It will be Ash Wednesday on 9 March, the first day of Lent in the Christian calendar, the forty-day period of fasting and penance leading up to Easter, and replicating Jesus Christ’s sacrifice and withdrawal into the desert prior to his crucifixion.

The official observance of Lent has been somewhat relaxed by the Christian Churches during the later twentieth century, but the popular tradition of giving something up for Lent is apparently far from extinguished.

This rather surprising resilience of Lenten abstinence is seemingly confirmed in a newly-released YouGov poll, conducted online between 25 and 28 February 2011 among 2,055 Britons aged 18 and over. The data tables will be found at:


Although 73% of respondents were not planning to give anything up for Lent this year, the inference is that the other 27% intended to forego something.

Abstainers were particularly likely to be found among adults with children in the household (32%), residents of the Midlands (32%), women (31%), and Londoners (31%).

Least abstemious were the Scots, only 21% of whom were going to give something up, followed by the Welsh (23%), men (24%), and the over-55s (24%).

YouGov provided no breakdown by religious affiliation, but a survey of professing Roman Catholics by nfp Synergy in 2008 revealed that 31% had given up something for Lent.

Comparative statistics (chronologically) are not easy to come by. However, an abstinence rate of 27% is certainly high in relation to previous Gallup studies: 12% in 1939, 8% in 1993 and 9% in 1996.

A survey for Abbey National in 2002 suggested that one-third expected to forsake a treat during Lent, but the sample was small (only 200 people) and confined to adults aged 18-50.

Were YouGov’s respondents simply being over ‘optimistic’ about their intentions?

Were they drawn into exaggeration by the wording of the question, which some might regard as ‘leading’?

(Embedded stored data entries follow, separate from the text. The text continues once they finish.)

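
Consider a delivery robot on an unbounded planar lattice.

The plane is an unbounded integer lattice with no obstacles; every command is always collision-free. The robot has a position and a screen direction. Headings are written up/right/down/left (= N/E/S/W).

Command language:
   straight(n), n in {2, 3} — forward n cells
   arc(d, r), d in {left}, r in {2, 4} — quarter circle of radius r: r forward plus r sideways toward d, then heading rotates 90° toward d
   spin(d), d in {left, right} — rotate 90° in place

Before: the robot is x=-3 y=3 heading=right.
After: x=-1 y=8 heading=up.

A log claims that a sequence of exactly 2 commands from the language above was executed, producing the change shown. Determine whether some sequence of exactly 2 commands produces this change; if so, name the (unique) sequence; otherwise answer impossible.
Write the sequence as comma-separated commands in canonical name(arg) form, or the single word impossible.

key: position moved to (-1,8) AND the heading swung to N — translation plus rotation needed
initial: x=-3 y=3 heading=right
step 1 (arc(left, 2)): x=-1 y=5 heading=up
step 2 (straight(3)): x=-1 y=8 heading=up
uniquely the one of 36 2-step routes that fits.

arc(left, 2), straight(3)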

Were they confusing Lenten sacrifice with the personal austerity and belt-tightening now necessary because of the poor state of the economy and public expenditure cuts?

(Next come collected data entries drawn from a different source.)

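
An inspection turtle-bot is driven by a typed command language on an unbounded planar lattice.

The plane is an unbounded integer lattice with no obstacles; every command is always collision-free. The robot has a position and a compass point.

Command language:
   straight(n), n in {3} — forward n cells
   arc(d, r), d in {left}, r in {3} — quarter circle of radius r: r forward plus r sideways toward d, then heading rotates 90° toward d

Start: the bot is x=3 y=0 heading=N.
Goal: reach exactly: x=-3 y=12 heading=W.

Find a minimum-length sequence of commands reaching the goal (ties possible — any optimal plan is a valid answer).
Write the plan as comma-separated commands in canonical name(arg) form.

straight(3), straight(3), straight(3), arc(left, 3), straight(3)

from: x=3 y=0 heading=N
step 1 (straight(3)): x=3 y=3 heading=N
step 2 (straight(3)): x=3 y=6 heading=N
step 3 (straight(3)): x=3 y=9 heading=N
step 4 (arc(left, 3)): x=0 y=12 heading=W
step 5 (straight(3)): x=-3 y=12 heading=W
shorter routes all fall short; 5 is best.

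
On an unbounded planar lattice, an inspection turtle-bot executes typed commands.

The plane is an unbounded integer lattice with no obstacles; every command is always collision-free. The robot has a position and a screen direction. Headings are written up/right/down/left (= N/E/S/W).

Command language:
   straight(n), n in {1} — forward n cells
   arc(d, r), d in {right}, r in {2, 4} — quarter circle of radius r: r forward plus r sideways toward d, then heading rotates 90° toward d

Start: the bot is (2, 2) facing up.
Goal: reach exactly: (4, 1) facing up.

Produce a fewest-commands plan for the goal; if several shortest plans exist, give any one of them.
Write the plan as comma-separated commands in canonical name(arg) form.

begin: (2, 2) facing up
1. straight(1) → (2, 3) facing up
2. arc(right, 2) → (4, 5) facing right
3. arc(right, 4) → (8, 1) facing down
4. arc(right, 2) → (6, -1) facing left
5. arc(right, 2) → (4, 1) facing up
shorter routes all fall short; 5 is best.

straight(1), arc(right, 2), arc(right, 4), arc(right, 2), arc(right, 2)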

Or is there a genuine revival of Lenten observance, even though most other religious indicators are moving downwards or, occasionally, stabilizing?

Another equally curious and unexpected discovery comes from a survey by Somerfield in 2007 in which 70% of adults chose, from a preset list of options, the answer that Lent commemorated the time which Jesus spent in the wilderness.

Chocolate topped YouGov’s list of proposed sacrifices in 2011 (8%). Then came junk food (7%), sweets (6%), alcohol (6%), smoking (3%), fizzy drinks (3%), swearing (3%), coffee (2%), sugar (2%), tea (1%), all caffeine (1%), and meat (1%). Multiple answers were evidently possible.

Few of these choices reached double figures. 10% of Londoners and adults with children in the household aspired to give up junk food for Lent, but otherwise all the highs were for chocolate, mentioned by 12% of Midlanders, 11% of women, and 10% of those aged 25-34.

Chocolates and sweets topped the list of Lenten sacrifices in the earlier Gallup polls. Meat was a significant forfeit in 1939, but is much less so now.

Ash Wednesday is preceded by Shrove Tuesday, traditionally Pancake Day. 49% of YouGov’s interviewees expected to eat pancakes on that day, and a further 32% said that they might do so.

Pancake refuseniks numbered 19%, including 2% who claimed never to eat pancakes. The proportion was highest among Scots (31%) and then among men and Londoners (25% each).

Of those definitely planning to tuck into pancakes, most were going to indulge on a grand scale. Just 3% thought they would be content with one pancake. 31% had two pancakes in mind, 31% three, 24% four or five, and 9% six or more.

Lemon and sugar was the favourite pancake topping or filling for 65%, followed by maple syrup (27%). 64% preferred sweet pancakes to savoury ones, 10% liked savoury better, and 21% enjoyed both types.

Chapter 16 in Ronald Hutton’s The Stations of the Sun (Oxford University Press, 1996) summarizes the social history of Lent in Britain. The only study of the limited survey evidence is Clive Field, ‘Who’s for Lent?’, Quadrant, March 1998, pp. 2-3.